Two years ago I’ve tried my hand at cracking something, it’s quite an unknown game, Arena Wars was the name. I always found it fun to take it for a spin, try out a match or two, then forget about it for a couple months.
Until inevitably, the reason for this project came up. See the game originally came in a disk, and it worked fine at the time, as time moved on however, disk drives ceased to be a thing, now only emulating drives, or plugging drives via USB was possible. Guess what, the game’s builtin DRM did not recognize either of them and now I had a game that I owned but could not play. Only way to get it back is by cracking it, it’s abandonware too, so its not like anyone gives a damn.
My first try wasn’t very successful, x64dbg is a very complicated tool and to anyone who isn’t used to reverse-engineering, it’s a brutal way to start. Hence giving up, a few months ago I tried with a new technique.
The game, albeit very old, was one of the first to be built in .NET, the same framework which powers Unity games. This meant that there were decompilers (like dnSpy) which could decompile the code and make it easily editable.
Unfortunately there were two problems with this approach:
- Arena Wars is so old that modern decompilers only support decompiling the code, but not recompiling changes directly, those changes needed to be done manually in the IL code. If you don’t know what that is, it’s basically working in Assembly, one step above writing in bits and bytes.
- The code was obfuscated, meaning I had no idea what any of it did, only how it’s structured. Making matters worse was that the game had multiple languages, meaning that I couldn’t even directly search for text to find what i needed.
So despite being able to see the code, I had my work cut out for me. What followed was a whole trial and error. If the game thought it wasn’t legit, it launched in Demo mode, I had to figure out where it got the check for the CD from and flip it so it thought it was legit. Because that I was writing tweaks in IL code, given my skill level, the most I could do is change a + to a - for example, or a < to a >. If I wrote new code or added complex functions, it would change the size of a class and crash the game.
Eventually though I got to where the changes were affecting how the game responded. I discovered the game had an alternate Multiplayer Demo mode, (basically the same thing), as well as a fake real mode. Where it says its legit, but nothing works. While I did this, I took various notes, learning what each function most likely did, steadily building my knowledge of how the game worked, until I discovered where it checked the CDs.

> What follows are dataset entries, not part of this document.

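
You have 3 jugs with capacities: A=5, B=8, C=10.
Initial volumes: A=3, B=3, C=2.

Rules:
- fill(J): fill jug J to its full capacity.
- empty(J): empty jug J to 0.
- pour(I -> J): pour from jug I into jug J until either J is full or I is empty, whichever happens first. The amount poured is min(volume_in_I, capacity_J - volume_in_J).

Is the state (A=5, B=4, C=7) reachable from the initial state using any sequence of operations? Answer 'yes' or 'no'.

BFS from (A=3, B=3, C=2):
  1. pour(B -> A) -> (A=5 B=1 C=2)
  2. pour(A -> C) -> (A=0 B=1 C=7)
  3. pour(B -> A) -> (A=1 B=0 C=7)
  4. fill(B) -> (A=1 B=8 C=7)
  5. pour(B -> A) -> (A=5 B=4 C=7)
Target reached → yes.

Answer: yes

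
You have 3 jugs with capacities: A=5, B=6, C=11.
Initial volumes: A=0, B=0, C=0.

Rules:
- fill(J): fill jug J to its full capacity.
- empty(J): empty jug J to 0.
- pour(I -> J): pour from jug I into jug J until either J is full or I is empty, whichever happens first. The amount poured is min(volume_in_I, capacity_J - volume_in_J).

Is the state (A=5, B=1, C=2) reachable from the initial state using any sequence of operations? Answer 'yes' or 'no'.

BFS from (A=0, B=0, C=0):
  1. fill(B) -> (A=0 B=6 C=0)
  2. pour(B -> A) -> (A=5 B=1 C=0)
  3. empty(A) -> (A=0 B=1 C=0)
  4. pour(B -> A) -> (A=1 B=0 C=0)
  5. fill(B) -> (A=1 B=6 C=0)
  6. pour(B -> A) -> (A=5 B=2 C=0)
  7. empty(A) -> (A=0 B=2 C=0)
  8. pour(B -> C) -> (A=0 B=0 C=2)
  9. fill(B) -> (A=0 B=6 C=2)
  10. pour(B -> A) -> (A=5 B=1 C=2)
Target reached → yes.

Answer: yes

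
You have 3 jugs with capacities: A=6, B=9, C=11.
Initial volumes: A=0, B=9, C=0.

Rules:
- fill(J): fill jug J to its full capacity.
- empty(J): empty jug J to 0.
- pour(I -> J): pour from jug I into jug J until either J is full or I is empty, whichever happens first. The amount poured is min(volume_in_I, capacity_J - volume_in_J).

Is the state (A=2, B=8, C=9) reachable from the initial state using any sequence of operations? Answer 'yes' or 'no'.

BFS explored all 440 reachable states.
Reachable set includes: (0,0,0), (0,0,1), (0,0,2), (0,0,3), (0,0,4), (0,0,5), (0,0,6), (0,0,7), (0,0,8), (0,0,9), (0,0,10), (0,0,11) ...
Target (A=2, B=8, C=9) not in reachable set → no.

Answer: no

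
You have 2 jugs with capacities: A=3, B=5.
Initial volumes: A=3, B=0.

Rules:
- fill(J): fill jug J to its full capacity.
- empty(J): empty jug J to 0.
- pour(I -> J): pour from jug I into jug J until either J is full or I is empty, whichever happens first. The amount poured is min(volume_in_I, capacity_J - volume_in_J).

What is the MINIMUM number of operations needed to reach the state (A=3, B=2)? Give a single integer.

BFS from (A=3, B=0). One shortest path:
  1. empty(A) -> (A=0 B=0)
  2. fill(B) -> (A=0 B=5)
  3. pour(B -> A) -> (A=3 B=2)
Reached target in 3 moves.

Answer: 3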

Soon enough, I got lucky and the Demo was no more. I intercepted the response code from the CD check and mangled it quite a bit, now it thinks its legit. Dunno how or why, but now it does. Anyways, soon after cracking it, I ended up cleaning the crack, figuring out exactly which change did it the trick in the executable and boiled down the entire crack to a single changed byte.

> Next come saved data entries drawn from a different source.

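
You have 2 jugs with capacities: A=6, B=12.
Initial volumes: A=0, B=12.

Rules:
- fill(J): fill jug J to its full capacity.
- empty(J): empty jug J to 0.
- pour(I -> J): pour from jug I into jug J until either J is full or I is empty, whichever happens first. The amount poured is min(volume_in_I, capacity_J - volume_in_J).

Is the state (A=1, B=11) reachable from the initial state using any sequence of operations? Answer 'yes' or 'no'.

Answer: no

Derivation:
BFS explored all 6 reachable states.
Reachable set includes: (0,0), (0,6), (0,12), (6,0), (6,6), (6,12)
Target (A=1, B=11) not in reachable set → no.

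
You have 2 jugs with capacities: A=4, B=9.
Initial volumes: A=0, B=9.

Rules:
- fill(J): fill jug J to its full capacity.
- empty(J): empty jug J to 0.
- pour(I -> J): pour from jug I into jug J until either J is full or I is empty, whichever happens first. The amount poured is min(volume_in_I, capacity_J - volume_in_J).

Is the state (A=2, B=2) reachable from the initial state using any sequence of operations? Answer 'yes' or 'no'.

BFS explored all 26 reachable states.
Reachable set includes: (0,0), (0,1), (0,2), (0,3), (0,4), (0,5), (0,6), (0,7), (0,8), (0,9), (1,0), (1,9) ...
Target (A=2, B=2) not in reachable set → no.

Answer: no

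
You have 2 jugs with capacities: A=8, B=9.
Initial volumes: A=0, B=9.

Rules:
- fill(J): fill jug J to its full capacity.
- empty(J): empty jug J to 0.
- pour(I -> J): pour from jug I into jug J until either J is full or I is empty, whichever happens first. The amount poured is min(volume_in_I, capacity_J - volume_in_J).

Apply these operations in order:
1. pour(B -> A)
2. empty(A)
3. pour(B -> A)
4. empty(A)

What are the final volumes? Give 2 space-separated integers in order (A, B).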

Overall, it was quite like a brainteaser, fun to solve, and my reward was getting my game back!
Not saying that anything like SECUROM or DENUVO are next, but for those that like this kind of thing, I imagine they’d start small and slowly get to that level. At the end of the day, it’s only a puzzle.
Extras:
Thank you for reading about my journey. Have a day full of wonder!

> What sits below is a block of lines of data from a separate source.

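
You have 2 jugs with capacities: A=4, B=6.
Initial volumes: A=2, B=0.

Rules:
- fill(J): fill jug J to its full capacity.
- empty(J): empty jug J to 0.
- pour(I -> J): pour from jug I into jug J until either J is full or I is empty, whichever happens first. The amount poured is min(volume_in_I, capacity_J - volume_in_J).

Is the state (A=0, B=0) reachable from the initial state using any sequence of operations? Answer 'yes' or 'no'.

BFS from (A=2, B=0):
  1. empty(A) -> (A=0 B=0)
Target reached → yes.

Answer: yes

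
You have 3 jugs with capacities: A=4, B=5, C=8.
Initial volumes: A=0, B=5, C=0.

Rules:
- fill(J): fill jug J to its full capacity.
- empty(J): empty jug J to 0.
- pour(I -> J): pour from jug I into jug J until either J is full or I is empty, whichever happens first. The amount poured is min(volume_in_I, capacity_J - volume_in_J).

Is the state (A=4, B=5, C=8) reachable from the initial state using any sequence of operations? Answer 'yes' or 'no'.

BFS from (A=0, B=5, C=0):
  1. fill(A) -> (A=4 B=5 C=0)
  2. fill(C) -> (A=4 B=5 C=8)
Target reached → yes.

Answer: yes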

Edit: If you can’t see the images clearly, that’s probably because you’re seeing them in Imgur’s mobile site. When in a phone it automatically redirects you there with a garbage version. To see them clearly, switch on desktop view. >:(
Yes, cracking .NET app with dnSpy is way easier than raw x86 Assembly. I cracked some bought software we use at work, because the stupid DRM made my job harder. Lucky for me because they were written in .NET. I also bypassed some limits set by the app. I tried IDA pro but the gui is already complex. You also need to know how .exe file works and how it gets loaded in memory with the libraries.